This Month in New Bern History – April 2022

A Reason to Celebrate

by Claudia Houston, Historian, New Bern Historical Society

"We today are so immersed in – and blasé about – technology that it is hard to understand how big a deal it was when the first railroad train rolled into a 1850s North Carolina town. I can only guess that we might feel that sensation today if a rocket ship landed downtown...

...All along the line, people were giddy for celebration. And celebrate, they would. They celebrated the first shovel of dirt in the construction process. They celebrated the arrival of first trains at individual towns. And they celebrated the completion of the railroad. All that celebrating seemed to be pent up inside the people, and it just had to come out." Moving North Carolina blogsite,

Ten shares of stock in the North Carolina Rail Road Company. Courtesy

During this month in history, the completion of the Atlantic and North Carolina Railroad from Goldsboro to New Bern culminated in one of the biggest celebrations to ever take place in New Bern.  A committee of fifty-one men were appointed to plan for a celebration to be held on April 29, 1858.  Colonel John D. Whitford, president of the railroad, was named chairman of the ball committee, and William H. Oliver was appointed entertainment chair.

William Oliver had the herculean task of determining how to prepare food for residents as well as for the thousands of guests that were expected from all over the state.  The first thing he did was order from New York enough white granite plates and dishes, glassware, cutlery to set off the immense tables which were to be erected.  Also ordered were two thousand pounds of fresh meats and one thousand bushels of oysters for the immense party which was taking place on Thursday!  The fresh meats and oysters were delivered on Tuesday in extremely warm weather causing a high level of anxiety among the organizers as they feared the meat and oysters might spoil.  Fortuitously, despite the late spring date, by the next morning a heavy snow had fallen and the food was saved, much to the relief of all.

Pamphlet describing the celebration held upon the completion of the Atlantic and North Carolina Railroad line between New Bern and Goldsboro. Publisher: Oliver, William H. Date: 29 April 1901 (Kellenberger Room, New Bern-Craven County Public Library).

Almost every household was involved in cooking of some sort which included a vast number of baked peach and apple pies.  Mr.
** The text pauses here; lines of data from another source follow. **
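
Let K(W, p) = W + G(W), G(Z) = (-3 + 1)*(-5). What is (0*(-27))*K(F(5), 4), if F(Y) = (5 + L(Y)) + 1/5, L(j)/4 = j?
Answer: 0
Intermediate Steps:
L(j) = 4*j
G(Z) = 10 (G(Z) = -2*(-5) = 10)
F(Y) = 26/5 + 4*Y (F(Y) = (5 + 4*Y) + 1/5 = 26/5 + 4*Y)
K(W, p) = 10 + W (K(W, p) = W + 10 = 10 + W)
(0*(-27))*K(F(5), 4) = (0*(-27))*(10 + (26/5 + 4*5)) = 0*(10 + (26/5 + 20)) = 0*(10 + 126/5) = 0*(176/5) = 0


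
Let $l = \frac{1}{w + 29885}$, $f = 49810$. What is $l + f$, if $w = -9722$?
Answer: $\frac{1004319031}{20163} \approx 49810.0$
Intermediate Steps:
$l = \frac{1}{20163}$ ($l = \frac{1}{-9722 + 29885} = \frac{1}{20163} \approx 4.9596 \cdot 10^{-5}$)
$l + f = \frac{1}{20163} + 49810 = \frac{1004319031}{20163}$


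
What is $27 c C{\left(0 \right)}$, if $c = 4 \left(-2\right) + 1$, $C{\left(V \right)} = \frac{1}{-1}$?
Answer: $189$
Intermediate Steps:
$C{\left(V \right)} = -1$
$c = -7$ ($c = -8 + 1 = -7$)
$27 c C{\left(0 \right)} = 27 \left(-7\right) \left(-1\right) = \left(-189\right) \left(-1\right) = 189$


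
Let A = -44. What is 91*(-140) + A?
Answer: -12784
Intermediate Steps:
91*(-140) + A = 91*(-140) - 44 = -12740 - 44 = -12784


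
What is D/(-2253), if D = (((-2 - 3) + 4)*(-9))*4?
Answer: -12/751 ≈ -0.015979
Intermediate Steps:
D = 36 (D = ((-5 + 4)*(-9))*4 = -1*(-9)*4 = 9*4 = 36)
D/(-2253) = 36/(-2253) = 36*(-1/2253) = -12/751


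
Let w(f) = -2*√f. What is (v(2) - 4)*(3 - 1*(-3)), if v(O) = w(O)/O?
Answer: -24 - 6*√2 ≈ -32.485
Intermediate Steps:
v(O) = -2/√O (v(O) = (-2*√O)/O = -2/√O)
(v(2) - 4)*(3 - 1*(-3)) = (-√2 - 4)*(3 - 1*(-3)) = (-√2 - 4)*(3 + 3) = (-√2 - 4)*6 = (-4 - √2)*6 = -24 - 6*√2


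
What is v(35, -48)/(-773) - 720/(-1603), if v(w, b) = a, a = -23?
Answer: 593429/1239119 ≈ 0.47891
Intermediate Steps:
v(w, b) = -23
v(35, -48)/(-773) - 720/(-1603) = -23/(-773) - 720/(-1603) = -23*(-1/773) - 720*(-1/1603) = 23/773 + 720/1603 = 593429/1239119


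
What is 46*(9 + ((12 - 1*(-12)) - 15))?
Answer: 828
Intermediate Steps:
46*(9 + ((12 - 1*(-12)) - 15)) = 46*(9 + ((12 + 12) - 15)) = 46*(9 + (24 - 15)) = 46*(9 + 9) = 46*18 = 828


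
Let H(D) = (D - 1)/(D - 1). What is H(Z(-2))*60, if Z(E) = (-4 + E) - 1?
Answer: 60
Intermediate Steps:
Z(E) = -5 + E
H(D) = 1 (H(D) = (-1 + D)/(-1 + D) = 1)
H(Z(-2))*60 = 1*60 = 60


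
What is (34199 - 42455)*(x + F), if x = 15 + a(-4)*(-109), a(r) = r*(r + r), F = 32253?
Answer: -237607680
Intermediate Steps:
a(r) = 2*r² (a(r) = r*(2*r) = 2*r²)
x = -3473 (x = 15 + (2*(-4)²)*(-109) = 15 + (2*16)*(-109) = 15 + 32*(-109) = 15 - 3488 = -3473)
(34199 - 42455)*(x + F) = (34199 - 42455)*(-3473 + 32253) = -8256*28780 = -237607680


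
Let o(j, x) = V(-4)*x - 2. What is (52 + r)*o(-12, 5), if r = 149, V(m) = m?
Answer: -4422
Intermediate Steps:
o(j, x) = -2 - 4*x (o(j, x) = -4*x - 2 = -2 - 4*x)
(52 + r)*o(-12, 5) = (52 + 149)*(-2 - 4*5) = 201*(-2 - 20) = 201*(-22) = -4422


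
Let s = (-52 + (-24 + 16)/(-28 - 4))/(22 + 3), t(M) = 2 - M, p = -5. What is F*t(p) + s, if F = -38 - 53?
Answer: -63907/100 ≈ -639.07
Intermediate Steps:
F = -91
s = -207/100 (s = (-52 - 8/(-32))/25 = (-52 - 8*(-1/32))*(1/25) = (-52 + ¼)*(1/25) = -207/4*1/25 = -207/100 ≈ -2.0700)
F*t(p) + s = -91*(2 - 1*(-5)) - 207/100 = -91*(2 + 5) - 207/100 = -91*7 - 207/100 = -637 - 207/100 = -63907/100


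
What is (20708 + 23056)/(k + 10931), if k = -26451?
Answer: -10941/3880 ≈ -2.8198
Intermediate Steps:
(20708 + 23056)/(k + 10931) = (20708 + 23056)/(-26451 + 10931) = 43764/(-15520) = 43764*(-1/15520) = -10941/3880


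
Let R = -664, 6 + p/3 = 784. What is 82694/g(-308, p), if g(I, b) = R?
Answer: -41347/332 ≈ -124.54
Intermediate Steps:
p = 2334 (p = -18 + 3*784 = -18 + 2352 = 2334)
g(I, b) = -664
82694/g(-308, p) = 82694/(-664) = 82694*(-1/664) = -41347/332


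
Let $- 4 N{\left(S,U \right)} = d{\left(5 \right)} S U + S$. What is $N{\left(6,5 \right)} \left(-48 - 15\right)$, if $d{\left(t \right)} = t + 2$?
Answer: $3402$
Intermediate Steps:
$d{\left(t \right)} = 2 + t$
$N{\left(S,U \right)} = - \frac{S}{4} - \frac{7 S U}{4}$ ($N{\left(S,U \right)} = - \frac{\left(2 + 5\right) S U + S}{4} = - \frac{7 S U + S}{4} = - \frac{S + 7 S U}{4} = - \frac{S}{4} - \frac{7 S U}{4}$)
$N{\left(6,5 \right)} \left(-48 - 15\right) = \left(- \frac{1}{4}\right) 6 \left(1 + 7 \cdot 5\right) \left(-48 - 15\right) = \left(- \frac{1}{4}\right) 6 \left(1 + 35\right) \left(-63\right) = \left(- \frac{1}{4}\right) 6 \cdot 36 \left(-63\right) = \left(-54\right) \left(-63\right) = 3402$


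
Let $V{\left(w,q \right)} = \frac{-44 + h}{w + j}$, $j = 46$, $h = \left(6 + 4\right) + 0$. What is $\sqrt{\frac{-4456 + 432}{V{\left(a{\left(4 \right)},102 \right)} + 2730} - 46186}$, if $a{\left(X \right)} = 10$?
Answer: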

Sebastian Bangert, the owner of a local bakery and confectionary, ordered a boat load of yam potatoes which were put in his ovens Wednesday night and baked to perfection for consumption on Thursday.  Seven long tables had been erected; they were covered with nice white cloths and on them were placed the crockery and the glassware as well as the provisions which had been cooked by almost every house in New Bern.

Visitors began arriving in trains from all parts of the state and soon an estimated eight thousand people filled the streets of New Bern.  Rev. Dr. Francis L. Hawks and Henry W. Miller, Esq., addressed the visitors and townspeople at the Academy Green.  There was a thirteen-gun salute, a military parade at the Academy and instrumental music by the United States Band from the ship "Pennsylvania.”  Everyone then proceeded to the Round House at the railroad depot.  All were invited to the sumptuous banquet in the railroad machine shop which was the only facility large enough to hold everyone.  The tables were laden with food and, of course, there was a generous quantity of champagne and scuppernong wine as well.  A splendid ball was held later at the railroad depot.

Original frame depot and brick roundhouse which are no longer standing. Photo by Ed Gerock circa 1890. New Bern Historical Society Collection.

Many townspeople were concerned about what was to be done with the great quantity of cutlery and glassware.  A meticulous planner, Mr. Oliver had made arrangements for its disposal.  Mr. John C. Coart, a local auctioneer, sold the cutlery and glassware at public auction and enough was realized from the sale to cover their initial expense.

As noted in the Weekly Union (New Bern) newspaper: “Thus ended the ceremonies of the celebration of the 29th of April 1858, a day long to be remembered in Newbern, and may we not say, in North Carolina.”

On Friday morning, the “Newbern Light Infantry” along with many local citizens met at the railroad depot to honor their guests and send them off with a grand farewell.  A fitting end to the great Railroad Celebration in New Bern!